The caveat to this, is that if you do not submit, there will not be test results to rely upon when charging you with DUI or DWI, but you still may end up being convicted without these results. This also guarantees a license suspension period. If you do submit, the results of the test may be admitted against you at trial, but would give your attorney the ability to question the methods and practices used.
This goes without saying, but the best advice experienced DUI attorneys can give you in avoiding a DUI or DWI charge is to not drink and drive. Period. The severe penalties for drunk driving far outweighs the enjoyment of a few beers so just do yourself a favor and have a designated driver assigned when going out and make sure that you do not get behind the wheel after imbibing.
Many people have developed "methods" for beating a preliminary breath test, including keeping pennies in your mouth right beforehand, chewing gum or mints, sucking on a battery, or some sort of breathing pattern to fool the machine. These "methods" should be called "myths", as there is no scientific way to beat a preliminary breath test. As such, it is important for you not to buy into any of these tricks and attempt to pass the breath test if you have had even one drink.

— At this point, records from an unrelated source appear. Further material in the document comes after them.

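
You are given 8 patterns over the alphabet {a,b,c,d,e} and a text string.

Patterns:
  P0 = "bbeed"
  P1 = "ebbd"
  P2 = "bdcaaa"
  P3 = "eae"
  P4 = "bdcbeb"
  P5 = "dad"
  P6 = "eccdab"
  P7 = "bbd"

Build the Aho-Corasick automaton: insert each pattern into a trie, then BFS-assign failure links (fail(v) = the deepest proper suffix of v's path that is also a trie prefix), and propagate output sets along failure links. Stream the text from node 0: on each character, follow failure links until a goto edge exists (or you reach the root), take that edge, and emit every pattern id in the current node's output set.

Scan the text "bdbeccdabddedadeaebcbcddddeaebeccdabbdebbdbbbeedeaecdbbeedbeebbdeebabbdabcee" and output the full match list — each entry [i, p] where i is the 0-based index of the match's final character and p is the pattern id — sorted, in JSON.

Build automaton:
Trie (insert patterns):
  n0 'ε': b→1 d→20 e→6
  n1 'b': b→2 d→10
  n2 'bb': d→28 e→3
  n3 'bbe': e→4
  n4 'bbee': d→5
  n5 'bbeed': ·  [P0 ends]
  n6 'e': a→15 b→7 c→23
  n7 'eb': b→8
  n8 'ebb': d→9
  n9 'ebbd': ·  [P1 ends]
  n10 'bd': c→11
  n11 'bdc': a→12 b→17
  n12 'bdca': a→13
  n13 'bdcaa': a→14
  n14 'bdcaaa': ·  [P2 ends]
  n15 'ea': e→16
  n16 'eae': ·  [P3 ends]
  n17 'bdcb': e→18
  n18 'bdcbe': b→19
  n19 'bdcbeb': ·  [P4 ends]
  n20 'd': a→21
  n21 'da': d→22
  n22 'dad': ·  [P5 ends]
  n23 'ec': c→24
  n24 'ecc': d→25
  n25 'eccd': a→26
  n26 'eccda': b→27
  n27 'eccdab': ·  [P6 ends]
  n28 'bbd': ·  [P7 ends]

BFS fail/out derivation:
  n1('b'): parent n0 fail=0; on 'b' 0 → fail=0;  out ∅∪∅=∅
  n6('e'): parent n0 fail=0; on 'e' 0 → fail=0;  out ∅∪∅=∅
  n20('d'): parent n0 fail=0; on 'd' 0 → fail=0;  out ∅∪∅=∅
  n2('bb'): parent n1 fail=0; on 'b' 0 → fail=1;  out ∅∪∅=∅
  n7('eb'): parent n6 fail=0; on 'b' 0 → fail=1;  out ∅∪∅=∅
  n10('bd'): parent n1 fail=0; on 'd' 0 → fail=20;  out ∅∪∅=∅
  n15('ea'): parent n6 fail=0; on 'a' 0 → fail=0;  out ∅∪∅=∅
  n21('da'): parent n20 fail=0; on 'a' 0 → fail=0;  out ∅∪∅=∅
  n23('ec'): parent n6 fail=0; on 'c' 0 → fail=0;  out ∅∪∅=∅
  n3('bbe'): parent n2 fail=1; on 'e' 1→0 → fail=6;  out ∅∪∅=∅
  n8('ebb'): parent n7 fail=1; on 'b' 1 → fail=2;  out ∅∪∅=∅
  n11('bdc'): parent n10 fail=20; on 'c' 20→0 → fail=0;  out ∅∪∅=∅
  n16('eae'): parent n15 fail=0; on 'e' 0 → fail=6;  out {3}∪∅={3}
  n22('dad'): parent n21 fail=0; on 'd' 0 → fail=20;  out {5}∪∅={5}
  n24('ecc'): parent n23 fail=0; on 'c' 0 → fail=0;  out ∅∪∅=∅
  n28('bbd'): parent n2 fail=1; on 'd' 1 → fail=10;  out {7}∪∅={7}
  n4('bbee'): parent n3 fail=6; on 'e' 6→0 → fail=6;  out ∅∪∅=∅
  n9('ebbd'): parent n8 fail=2; on 'd' 2 → fail=28;  out {1}∪{7}={1,7}
  n12('bdca'): parent n11 fail=0; on 'a' 0 → fail=0;  out ∅∪∅=∅
  n17('bdcb'): parent n11 fail=0; on 'b' 0 → fail=1;  out ∅∪∅=∅
  n25('eccd'): parent n24 fail=0; on 'd' 0 → fail=20;  out ∅∪∅=∅
  n5('bbeed'): parent n4 fail=6; on 'd' 6→0 → fail=20;  out {0}∪∅={0}
  n13('bdcaa'): parent n12 fail=0; on 'a' 0 → fail=0;  out ∅∪∅=∅
  n18('bdcbe'): parent n17 fail=1; on 'e' 1→0 → fail=6;  out ∅∪∅=∅
  n26('eccda'): parent n25 fail=20; on 'a' 20 → fail=21;  out ∅∪∅=∅
  n14('bdcaaa'): parent n13 fail=0; on 'a' 0 → fail=0;  out {2}∪∅={2}
  n19('bdcbeb'): parent n18 fail=6; on 'b' 6 → fail=7;  out {4}∪∅={4}
  n27('eccdab'): parent n26 fail=21; on 'b' 21→0 → fail=1;  out {6}∪∅={6}

Run:
pos 0 'b': at 1
pos 1 'd': at 10
pos 2 'b': at 1 (fail-walked)
pos 3 'e': at 6 (fail-walked)
pos 4 'c': at 23
pos 5 'c': at 24
pos 6 'd': at 25
pos 7 'a': at 26
pos 8 'b': at 27  emit P6@[3:8]
pos 9 'd': at 10 (fail-walked)
pos 10 'd': at 20 (fail-walked)
pos 11 'e': at 6 (fail-walked)
pos 12 'd': at 20 (fail-walked)
pos 13 'a': at 21
pos 14 'd': at 22  emit P5@[12:14]
pos 15 'e': at 6 (fail-walked)
pos 16 'a': at 15
pos 17 'e': at 16  emit P3@[15:17]
pos 18 'b': at 7 (fail-walked)
pos 19 'c': at 0 (fail-walked)
pos 20 'b': at 1
pos 21 'c': at 0 (fail-walked)
pos 22 'd': at 20
pos 23 'd': at 20 (fail-walked)
pos 24 'd': at 20 (fail-walked)
pos 25 'd': at 20 (fail-walked)
pos 26 'e': at 6 (fail-walked)
pos 27 'a': at 15
pos 28 'e': at 16  emit P3@[26:28]
pos 29 'b': at 7 (fail-walked)
pos 30 'e': at 6 (fail-walked)
pos 31 'c': at 23
pos 32 'c': at 24
pos 33 'd': at 25
pos 34 'a': at 26
pos 35 'b': at 27  emit P6@[30:35]
pos 36 'b': at 2 (fail-walked)
pos 37 'd': at 28  emit P7@[35:37]
pos 38 'e': at 6 (fail-walked)
pos 39 'b': at 7
pos 40 'b': at 8
pos 41 'd': at 9  emit P1@[38:41],P7@[39:41]
pos 42 'b': at 1 (fail-walked)
pos 43 'b': at 2
pos 44 'b': at 2 (fail-walked)
pos 45 'e': at 3
pos 46 'e': at 4
pos 47 'd': at 5  emit P0@[43:47]
pos 48 'e': at 6 (fail-walked)
pos 49 'a': at 15
pos 50 'e': at 16  emit P3@[48:50]
pos 51 'c': at 23 (fail-walked)
pos 52 'd': at 20 (fail-walked)
pos 53 'b': at 1 (fail-walked)
pos 54 'b': at 2
pos 55 'e': at 3
pos 56 'e': at 4
pos 57 'd': at 5  emit P0@[53:57]
pos 58 'b': at 1 (fail-walked)
pos 59 'e': at 6 (fail-walked)
pos 60 'e': at 6 (fail-walked)
pos 61 'b': at 7
pos 62 'b': at 8
pos 63 'd': at 9  emit P1@[60:63],P7@[61:63]
pos 64 'e': at 6 (fail-walked)
pos 65 'e': at 6 (fail-walked)
pos 66 'b': at 7
pos 67 'a': at 0 (fail-walked)
pos 68 'b': at 1
pos 69 'b': at 2
pos 70 'd': at 28  emit P7@[68:70]
pos 71 'a': at 21 (fail-walked)
pos 72 'b': at 1 (fail-walked)
pos 73 'c': at 0 (fail-walked)
pos 74 'e': at 6
pos 75 'e': at 6 (fail-walked)

Result: [[8,6],[14,5],[17,3],[28,3],[35,6],[37,7],[41,1],[41,7],[47,0],[50,3],[57,0],[63,1],[63,7],[70,7]]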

Majority of motorists are not fully aware of the legal provisions and implications surrounding DUIs or DWIs. Contrary to Miranda Rights where officers are mandated to inform an apprehended offender of his/her rights, police officers are not required to inform an individual pulled over for a suspected DUI or DWI offense of his/her rights to refuse a breath or chemical test.
Knowing what to do and what actions to avoid when you’re pulled over for a DUI or a DWI, can help make your case in court and avoid heavy penalties as well as prolonged damaging consequences.